EXHIBIT 99.1

FOR IMMEDIATE DISTRIBUTION

CONTACTS:       Corporate Communications        Investor Relations
                404/715-2554                    404/715-6679

             DELTA AIR LINES ANNOUNCES RESULTS OF EXCHANGE OFFER FOR
           6.65 PERCENT NOTES DUE 2004 AND 7.70 PERCENT NOTES DUE 2005

ATLANTA, Sept. 5, 2003 -- Delta Air Lines (NYSE: DAL) today announced the
expiration of its offer to exchange its 10 percent Senior Notes due 2008 ("new
notes") for any and all of its $300 million outstanding principal amount of its
6.65 percent Medium-Term Notes, Series C due 2004 ("2004 notes"), and $500
million outstanding principal amount of its 7.70 percent Senior Notes due 2005
("2005 notes"). The exchange offer commenced on July 25, 2003 and expired, after
two extensions, at 5 p.m., New York City time, on Sept. 4, 2003.

As of 5 p.m., New York City time, on Sept. 4, 2003, $64,071,000 principal amount
of 2004 notes and $197,823,000 principal amount of 2005 notes had been tendered
and not withdrawn in the exchange offer. Delta expects to accept for purchase
all of its 2004 notes and its 2005 notes tendered in the exchange offer in
exchange for consideration consisting of (i) with respect to each $1,000
principal amount of 2004 notes tendered in the exchange offer, $409.50 principal
amount of new notes and a cash payment of $650, and (ii) with respect to each
$1,000 principal amount of 2005 notes tendered in the exchange offer, $1,120
principal amount of new notes. Payment of the consideration in the exchange
offer is expected to be made on Sept. 9, 2003, or promptly thereafter. After the
settlement of the exchange offer there will be $235,929,000 principal amount of
2004 notes outstanding and $302,177,000 principal amount of 2005 notes
outstanding.

All figures in this announcement are approximate and subject to adjustment as
tenders in the exchange offer are reconciled with the letters of transmittal
submitted by holders of the 2004 notes and the 2005 notes.

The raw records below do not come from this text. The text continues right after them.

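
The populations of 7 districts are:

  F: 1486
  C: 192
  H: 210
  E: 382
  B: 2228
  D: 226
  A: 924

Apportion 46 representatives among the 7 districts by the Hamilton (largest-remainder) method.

F 12, C 2, H 2, E 3, B 18, D 2, A 7

The standard divisor is 5648/46 ≈ 122.783.
Standard quotas: F 12.103, C 1.564, H 1.710, E 3.111, B 18.146, D 1.841, A 7.525.
Lower quotas: F 12, C 1, H 1, E 3, B 18, D 1, A 7 (sum 43, leaving 3 seats).
Remainders in descending order: D 0.841, H 0.710, C 0.564, A 0.525, B 0.146, E 0.111, F 0.103.
The surplus seats go to D, H, C.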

The new notes offered in the exchange offer will not be registered under the
Securities Act of 1933, as amended, and will only be offered in the United
States to qualified institutional buyers in a private transaction. This
announcement is not an offer to exchange or a solicitation of an offer to
exchange with respect to any 2004 notes or 2005 notes, nor is this an offer to
sell or the solicitation of an offer to buy any new notes in any state in which
such offer, solicitation or sale would be unlawful.